2Brooks draws further attention to the conflicting uses of the term ‘colonialism’ by noting that African American publications such as The Crisis, which was founded by W.E.B. DuBois in 1910, had been using the term to refer to the oppression of African countries as well as to the economic and political oppression of African Americans domestically for decades.

3Congressional Research Service Report number RL30527 of April 17, 2000, entitled “Presidential Elections in the United States: A Primer,” concludes that citizens born in Puerto Rico, Guam, and the US Virgin Islands are legally defined as natural born citizens and are, therefore, eligible to be elected president. This Congressional Report, however, is not legally binding, so until the Supreme Court makes a decision on this, the matter is open to dispute.
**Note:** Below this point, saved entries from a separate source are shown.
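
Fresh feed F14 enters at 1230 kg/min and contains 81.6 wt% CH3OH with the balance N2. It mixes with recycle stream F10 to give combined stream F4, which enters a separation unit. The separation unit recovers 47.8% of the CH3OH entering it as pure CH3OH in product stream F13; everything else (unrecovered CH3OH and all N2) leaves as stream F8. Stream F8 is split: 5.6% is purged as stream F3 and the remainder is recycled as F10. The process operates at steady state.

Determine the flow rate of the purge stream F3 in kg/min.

N2 enters only via F14 and leaves only via the purge: 1230×0.184 = 0.056×(N2 in F8), and the separation unit passes all N2, so N2 in F4 = N2 in F8 = 4041.4 kg/min.
CH3OH in F4: m_A = 1230×0.816 + (1−0.056)·(1−0.478)·m_A, so m_A = 1003.7/0.5072 = 1978.7 kg/min.
F8 = (1−0.478)×1978.7 + 4041.4 = 5074.3 kg/min.
Purge F3 = 0.056×5074.3 = 284.16 kg/min.

284.2 kg/min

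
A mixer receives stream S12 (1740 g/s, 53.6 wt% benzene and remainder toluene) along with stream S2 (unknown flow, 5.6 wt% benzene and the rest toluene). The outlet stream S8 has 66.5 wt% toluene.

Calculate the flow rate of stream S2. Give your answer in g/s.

1254 g/s

Let S2 be the unknown flow. Total out = 1740 + S2.
toluene balance: 807.36 + 0.944·S2 = 0.665·(1740 + S2)
(0.944 − 0.665)·S2 = 0.665×1740 − 807.36 = 349.74
S2 = 349.74 / 0.279 = 1253.5 g/s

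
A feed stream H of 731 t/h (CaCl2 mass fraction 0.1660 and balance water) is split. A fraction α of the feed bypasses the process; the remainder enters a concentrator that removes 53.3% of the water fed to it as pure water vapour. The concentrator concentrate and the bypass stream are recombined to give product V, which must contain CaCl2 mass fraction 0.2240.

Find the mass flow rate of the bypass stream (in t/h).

All 731×0.166 = 121.35 t/h of CaCl2 reaches V, so V = 121.35/0.224 = 541.72 t/h and vapour = 189.28 t/h.
The evaporator receives (1−α)·731 of feed at 0.834 water and removes 0.533 of that water:
0.533×0.834×(1−α)×731 = 189.28
(1−α) = 189.28/324.95 = 0.5825;  α = 0.4175.
Bypass flow = 0.4175×731 = 305.2 t/h.

305.2 t/h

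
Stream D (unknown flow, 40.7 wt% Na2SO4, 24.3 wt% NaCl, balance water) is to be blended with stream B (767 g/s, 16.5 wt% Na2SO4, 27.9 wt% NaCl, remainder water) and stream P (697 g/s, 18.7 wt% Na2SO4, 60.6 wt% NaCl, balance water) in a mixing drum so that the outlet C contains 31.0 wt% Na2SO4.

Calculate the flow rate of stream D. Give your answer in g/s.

Let D be the unknown flow. Total out = 1464 + D.
Na2SO4 balance: 256.89 + 0.407·D = 0.310·(1464 + D)
(0.407 − 0.310)·D = 0.310×1464 − 256.89 = 196.95
D = 196.95 / 0.097 = 2030.4 g/s

2030 g/s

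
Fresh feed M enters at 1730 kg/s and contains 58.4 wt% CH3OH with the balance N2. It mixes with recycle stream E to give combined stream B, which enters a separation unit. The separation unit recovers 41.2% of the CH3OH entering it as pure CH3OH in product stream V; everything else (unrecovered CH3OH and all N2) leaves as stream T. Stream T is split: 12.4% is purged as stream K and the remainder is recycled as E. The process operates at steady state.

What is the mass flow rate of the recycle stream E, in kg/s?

N2 enters only via M and leaves only via the purge: 1730×0.416 = 0.124×(N2 in T), and the separation unit passes all N2, so N2 in B = N2 in T = 5803.9 kg/s.
CH3OH in B: m_A = 1730×0.584 + (1−0.124)·(1−0.412)·m_A, so m_A = 1010.3/0.4849 = 2083.5 kg/s.
T = (1−0.412)×2083.5 + 5803.9 = 7029 kg/s.
Recycle E = (1−0.124)×7029 = 6157.4 kg/s.

6157 kg/s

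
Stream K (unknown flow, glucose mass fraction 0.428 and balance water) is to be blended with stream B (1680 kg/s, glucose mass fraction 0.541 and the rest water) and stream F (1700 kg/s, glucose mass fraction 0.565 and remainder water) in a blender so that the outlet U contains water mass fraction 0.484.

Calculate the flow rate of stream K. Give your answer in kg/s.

1424 kg/s

Let K be the unknown flow. Total out = 3380 + K.
water balance: 1510.6 + 0.572·K = 0.484·(3380 + K)
(0.572 − 0.484)·K = 0.484×3380 − 1510.6 = 125.3
K = 125.3 / 0.088 = 1423.9 kg/s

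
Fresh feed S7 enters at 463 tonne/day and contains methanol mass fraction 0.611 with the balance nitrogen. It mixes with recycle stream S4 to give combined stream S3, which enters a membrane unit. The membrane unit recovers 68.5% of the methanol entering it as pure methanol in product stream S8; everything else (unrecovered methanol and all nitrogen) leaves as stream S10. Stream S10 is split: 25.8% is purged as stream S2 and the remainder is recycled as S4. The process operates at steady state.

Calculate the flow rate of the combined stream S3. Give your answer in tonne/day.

nitrogen enters only via S7 and leaves only via the purge: 463×0.389 = 0.258×(nitrogen in S10), and the membrane unit passes all nitrogen, so nitrogen in S3 = nitrogen in S10 = 698.09 tonne/day.
methanol in S3: m_A = 463×0.611 + (1−0.258)·(1−0.685)·m_A, so m_A = 282.89/0.7663 = 369.18 tonne/day.
S3 = 369.18 + 698.09 = 1067.3 tonne/day.

1067 tonne/day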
4Puerto Rico is the exception: It does not have a delegate but a Resident Commissioner. Although his or her status is the same as those of delegates, the difference is that he or she is elected to the House for a four-year term, whereas delegates only serve two-year terms.

5Inhabitants of the other four unincorporated territories have all obtained citizenship through Organic Acts, not through the Fourteenth Amendment. The Fourteenth Amendment, which applies to all other Americans, follows the principle of jus soli, which “allots citizenship to people born within the geographical territory” of the fifty states (Berlant 41). Most other liberal democracies award citizenship based on the principle of jus sanguinis, meaning through parental inheritance. Children born to American citizens in American Samoa may obtain citizenship through the principle of jus sanguinis.

6The difference of American Samoans’ opinions is reflected in many online discussion forums, such as the opinion section of the Samoan News web page. Some American Samoans express desire for citizenship, whereas others want to resist imposed citizenship. See, for instance, Soliai’s “Lamentations of a Third-Class American Samoan Citizen” or Nafanua’s “Deed of Cession up for Grabs: Judicial Fiat Style.”

7Approximately ninety percent of American Samoa’s land is property of the collective, not of an individual.

8According to Uperesa and Garriga-López, Puerto Rico is in fact a Free Associated State as opposed to a Commonwealth, which they argue is a mistranslation. However, they stress the attenuated sovereignty of Puerto Rico, whose Constitution and whose residents’ citizenship may be revoked at the discretion of the US government (44).

9American Samoa is officially administered by the Office of Insular Affairs of the United States Department of the Interior.

10Although public officials regard the Deeds of Cession as voluntary treaties, I have already emphasized the coercive nature of this consensus.

11The Office will also engage in public education on these issues, because, in the words of the executive director Tapaau Dr. Daniel Aga, the territory’s form of government going forward must be “firmly vested in the authority of the people of American Samoa” (qtd. in Sagapolutele, “UN Decolonization Committee”).